How many hosts/services do you monitor? (Hint: icinga2 daemon -C
)
Always growing:
[2019-05-22 07:44:24 -0400] information/ConfigItem: Instantiated 47110 Services.
[2019-05-22 07:44:24 -0400] information/ConfigItem: Instantiated 2328 Hosts.
[2019-05-22 07:44:24 -0400] information/ConfigItem: Instantiated 1763 Zones.
[2019-05-22 07:44:24 -0400] information/ConfigItem: Instantiated 1765 Endpoints.
[2019-05-22 07:44:24 -0400] information/ConfigItem: Instantiated 303 CheckCommands.
Describe your Icinga Setup roughly (High Available, Satellites, Agents etc.)
2 masters in high-availability which also monitor the client nodes in the same data center they run in. Past that, 2 satellites in all of our other datacenters. Icingaweb is running on both with a vip we can failover if icinga-master1 is going to be dead for a while. In the freak event our main datacenter goes out entirely, I have a cronjob on the icinga satellite in our Vegas DC that just makes sure it can access the Icinga rest API remotely and will leverage pagerduty directly.
I went with postgresql for the database which is using logical replication and a hot standby. Since postgres doesn’t have an automated failover solution built in, I wrote an event handler where Icinga will fail over its own database if it can’t connect to it, and that’s the funniest thing in the world to me.
Our carbon cache daemons and relay run on one of the database servers, but we plan to get bare metal to replace these so we can have our whisper database be redundant as well (and it’s growing like the blob).
How do you add new monitoring objects? Describe your configuration workflow roughly.
I’ve written most of our config by hand, with the exception of new host/zone/endpoint objects (I would have lost my mind). I install and generate the basic configuration using a python script I wrote, but I should probably quit being a crazy person and just use Ansible. Templates and services are all a labor of love and at this point I’d be afraid of Director touching my code.
How do you integrate Icinga with your other Tools?

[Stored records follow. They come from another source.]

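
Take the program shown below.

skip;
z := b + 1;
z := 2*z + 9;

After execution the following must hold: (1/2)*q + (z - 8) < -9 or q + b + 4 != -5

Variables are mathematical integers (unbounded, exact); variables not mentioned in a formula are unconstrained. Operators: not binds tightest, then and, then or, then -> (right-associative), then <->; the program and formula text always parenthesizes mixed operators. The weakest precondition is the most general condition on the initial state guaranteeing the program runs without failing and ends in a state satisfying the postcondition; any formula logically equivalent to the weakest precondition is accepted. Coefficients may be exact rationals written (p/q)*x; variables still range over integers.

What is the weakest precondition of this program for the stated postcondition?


Working backward. After the program, the postcondition (1/2)*q + (z - 8) < -9 or q + b + 4 != -5 must hold; in canonical form it is (1/2)*q + z < -1 or b + q != -9.
Before z := 2*z + 9: (1/2)*q + 2*z < -10 or b + q != -9
Before z := b + 1: 2*b + (1/2)*q < -12 or b + q != -9
Before skip: 2*b + (1/2)*q < -12 or b + q != -9
Answer: WP = 2*b + (1/2)*q < -12 or b + q != -9


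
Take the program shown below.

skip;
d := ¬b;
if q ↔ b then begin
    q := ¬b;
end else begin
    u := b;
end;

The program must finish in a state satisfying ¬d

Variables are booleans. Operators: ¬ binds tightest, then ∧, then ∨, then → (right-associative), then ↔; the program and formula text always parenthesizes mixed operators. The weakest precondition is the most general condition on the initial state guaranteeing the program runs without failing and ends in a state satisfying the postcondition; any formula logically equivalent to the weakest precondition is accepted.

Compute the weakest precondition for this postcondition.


Working backward. After the program, ¬d must hold.
Then branch requires ¬d; else branch requires ¬d.
Before the if: ((q ↔ b) → (¬d)) ∧ ((¬(q ↔ b)) → (¬d))
Before d := ¬b: ((q ↔ b) → b) ∧ ((¬(q ↔ b)) → b)
Before skip: ((q ↔ b) → b) ∧ ((¬(q ↔ b)) → b)
Answer: WP = ((q ↔ b) → b) ∧ ((¬(q ↔ b)) → b)


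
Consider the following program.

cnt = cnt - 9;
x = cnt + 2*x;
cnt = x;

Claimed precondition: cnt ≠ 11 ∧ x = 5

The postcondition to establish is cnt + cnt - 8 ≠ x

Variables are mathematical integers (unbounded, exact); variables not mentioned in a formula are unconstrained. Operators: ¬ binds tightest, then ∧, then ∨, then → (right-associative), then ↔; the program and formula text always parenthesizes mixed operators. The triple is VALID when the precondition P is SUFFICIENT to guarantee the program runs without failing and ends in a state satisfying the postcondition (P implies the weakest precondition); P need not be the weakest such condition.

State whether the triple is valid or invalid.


Working backward. After the program, the postcondition cnt + cnt - 8 ≠ x must hold; in canonical form it is 2*cnt ≠ x + 8.
Before cnt := x: x ≠ 8
Before x := cnt + 2*x: cnt + 2*x ≠ 8
Before cnt := cnt - 9: cnt + 2*x ≠ 17
The weakest precondition is cnt + 2*x ≠ 17.
Check whether cnt ≠ 11 ∧ x = 5 implies it.
Countermodel: at the initial state cnt = 7, x = 5, the precondition holds but the weakest precondition fails.
Answer: invalid


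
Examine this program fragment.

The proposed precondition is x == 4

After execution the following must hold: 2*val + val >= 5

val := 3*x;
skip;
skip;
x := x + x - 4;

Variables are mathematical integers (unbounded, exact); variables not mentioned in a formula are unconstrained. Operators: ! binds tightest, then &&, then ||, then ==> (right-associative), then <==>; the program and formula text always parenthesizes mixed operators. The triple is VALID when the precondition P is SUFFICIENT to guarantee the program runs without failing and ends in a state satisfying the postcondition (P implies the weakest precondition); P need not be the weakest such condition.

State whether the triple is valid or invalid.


Working backward. After the program, the postcondition 2*val + val >= 5 must hold; in canonical form it is 3*val >= 5.
Before x := x + x - 4: 3*val >= 5
Before skip: 3*val >= 5
Before skip: 3*val >= 5
Before val := 3*x: 9*x >= 5
The weakest precondition is 9*x >= 5.
Check whether x == 4 implies it.
Every state satisfying the precondition satisfies the weakest precondition: the implication holds.
Answer: valid


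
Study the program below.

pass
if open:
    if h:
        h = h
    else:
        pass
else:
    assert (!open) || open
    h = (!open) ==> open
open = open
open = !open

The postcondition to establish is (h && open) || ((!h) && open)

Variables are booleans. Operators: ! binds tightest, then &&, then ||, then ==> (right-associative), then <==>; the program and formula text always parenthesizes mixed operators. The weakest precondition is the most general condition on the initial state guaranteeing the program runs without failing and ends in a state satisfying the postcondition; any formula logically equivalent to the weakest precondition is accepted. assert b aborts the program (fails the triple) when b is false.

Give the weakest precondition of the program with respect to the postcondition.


Working backward. After the program, (h && open) || ((!h) && open) must hold.
Before open := !open: (h && (!open)) || ((!h) && (!open))
Before open := open: (h && (!open)) || ((!h) && (!open))
Then branch requires (h ==> ((h && (!open)) || ((!h) && (!open)))) && ((!h) ==> ((h && (!open)) || ((!h) && (!open)))); else branch requires (((!open) ==> open) && (!open)) || ((!((!open) ==> open)) && (!open)).
Before the if: (open ==> ((h ==> ((h && (!open)) || ((!h) && (!open)))) && ((!h) ==> ((h && (!open)) || ((!h) && (!open)))))) && ((!open) ==> ((((!open) ==> open) && (!open)) || ((!((!open) ==> open)) && (!open))))
Before skip: (open ==> ((h ==> ((h && (!open)) || ((!h) && (!open)))) && ((!h) ==> ((h && (!open)) || ((!h) && (!open)))))) && ((!open) ==> ((((!open) ==> open) && (!open)) || ((!((!open) ==> open)) && (!open))))
Answer: WP = (open ==> ((h ==> ((h && (!open)) || ((!h) && (!open)))) && ((!h) ==> ((h && (!open)) || ((!h) && (!open)))))) && ((!open) ==> ((((!open) ==> open) && (!open)) || ((!((!open) ==> open)) && (!open))))


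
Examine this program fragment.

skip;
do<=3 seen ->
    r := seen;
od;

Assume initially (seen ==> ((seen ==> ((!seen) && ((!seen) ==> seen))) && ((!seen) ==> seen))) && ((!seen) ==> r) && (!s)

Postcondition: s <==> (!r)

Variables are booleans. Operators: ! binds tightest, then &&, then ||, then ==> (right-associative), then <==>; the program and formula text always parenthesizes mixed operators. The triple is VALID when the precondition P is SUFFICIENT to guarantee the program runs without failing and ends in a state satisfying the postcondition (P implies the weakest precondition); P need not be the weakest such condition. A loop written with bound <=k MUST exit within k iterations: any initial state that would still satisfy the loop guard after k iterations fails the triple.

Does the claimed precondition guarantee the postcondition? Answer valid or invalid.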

The custom checks we’ve been writing these days are super specific to us, so I’ve only put one hobby project on the exchange so far. A lot of our event handlers we’re writing use a Slack plugin my coworker cranked out that announces to the team what is broken and what it’s doing to fix it.
What’s that ONE piece your missing in Icinga?
The ability to run event commands on different endpoints than the check commands ran from.
There are super specific things we need to be able to do sometimes that Icingaweb isn’t really equipped for, so not being php developer, I was stoked to see that taking a couple minutes to hack a configuration.php file will iframe and create relevant links for external applications. Building a custom toolbox in Django now since we’re mostly python guys. I really like the API.
Anyway, I just happen to be in Atlanta replacing an old Centerity setup with Icinga the week of the monitoring conference, so I’ll be seeing some of you tomorrow.